A study on current risk assessments and guidelines on the use of food animal products derived from cloned animals.

Autor: Hur SJ; Department of Animal Science and Technology, Chung-Ang University, 4726 Seodong-daero, Daedeok-myeon, Anseong-si, Gyeonggi-do, 17546, Republic of Korea. Electronic address: hursj@cau.ac.kr.
Jazyk: angličtina
Zdroj: Food and chemical toxicology : an international journal published for the British Industrial Biological Research Association [Food Chem Toxicol] 2017 Oct; Vol. 108 (Pt A), pp. 85-92. Date of Electronic Publication: 2017 Jul 24.
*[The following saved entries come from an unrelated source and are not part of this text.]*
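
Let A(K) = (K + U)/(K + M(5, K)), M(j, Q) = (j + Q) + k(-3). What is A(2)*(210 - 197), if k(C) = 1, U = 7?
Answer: 117/10 ≈ 11.700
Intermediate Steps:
M(j, Q) = 1 + Q + j (M(j, Q) = (j + Q) + 1 = (Q + j) + 1 = 1 + Q + j)
A(K) = (7 + K)/(6 + 2*K) (A(K) = (K + 7)/(K + (1 + K + 5)) = (7 + K)/(K + (6 + K)) = (7 + K)/(6 + 2*K))
A(2)*(210 - 197) = ((7 + 2)/(2*(3 + 2)))*(210 - 197) = ((½)*9/5)*13 = ((½)*(⅕)*9)*13 = (9/10)*13 = 117/10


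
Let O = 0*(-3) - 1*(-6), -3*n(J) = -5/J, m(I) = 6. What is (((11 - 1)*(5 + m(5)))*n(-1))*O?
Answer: -1100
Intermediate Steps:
n(J) = 5/(3*J) (n(J) = -(-5)/(3*J) = 5/(3*J))
O = 6 (O = 0 + 6 = 6)
(((11 - 1)*(5 + m(5)))*n(-1))*O = (((11 - 1)*(5 + 6))*((5/3)/(-1)))*6 = ((10*11)*((5/3)*(-1)))*6 = (110*(-5/3))*6 = -550/3*6 = -1100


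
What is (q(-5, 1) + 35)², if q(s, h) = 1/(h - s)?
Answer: 44521/36 ≈ 1236.7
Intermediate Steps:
(q(-5, 1) + 35)² = (1/(1 - 1*(-5)) + 35)² = (1/(1 + 5) + 35)² = (1/6 + 35)² = (⅙ + 35)² = (211/6)² = 44521/36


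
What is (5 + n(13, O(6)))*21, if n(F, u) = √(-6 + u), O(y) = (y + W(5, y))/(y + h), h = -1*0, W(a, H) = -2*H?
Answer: 105 + 21*I*√7 ≈ 105.0 + 55.561*I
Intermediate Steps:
h = 0
O(y) = -1 (O(y) = (y - 2*y)/(y + 0) = (-y)/y = -1)
(5 + n(13, O(6)))*21 = (5 + √(-6 - 1))*21 = (5 + √(-7))*21 = (5 + I*√7)*21 = 105 + 21*I*√7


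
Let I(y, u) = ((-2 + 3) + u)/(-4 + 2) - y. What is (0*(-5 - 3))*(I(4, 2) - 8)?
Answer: 0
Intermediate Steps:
I(y, u) = -½ - y - u/2 (I(y, u) = (1 + u)/(-2) - y = (1 + u)*(-½) - y = (-½ - u/2) - y = -½ - y - u/2)
(0*(-5 - 3))*(I(4, 2) - 8) = (0*(-5 - 3))*((-½ - 1*4 - ½*2) - 8) = (0*(-8))*((-½ - 4 - 1) - 8) = 0*(-11/2 - 8) = 0*(-27/2) = 0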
DOI: 10.1016/j.fct.2017.07.047
Abstrakt: The author widely surveyed and analyzed the food safety issues, ethical issues, permits, and approval of animal products from animals cloned by somatic cell nuclear transfer worldwide. As a result of a 2-year survey, the author found that there is no evidence that meat and milk derived from cloned animals or their progeny pose a risk to food safety in terms of genotoxicity, adverse reproductive effects, or allergic reactions. Most countries have not approved meat and milk derived from cloned animals, and their progeny are entering the food supply. To establish the guidelines, the author suggests four principles of safety assessment for meat and milk derived from cloned animals. The four main principles for safety assessment are similarities of chemical composition, adverse reproductive effects, genotoxicity, and allergic reactions under the influence of meat and milk from cloned animals and noncloned counterparts. This principle means that meat and milk derived from a cloned animal are safe if there are no differences in the four safety assessments of meat and milk between cloned animal's progeny and noncloned counterparts.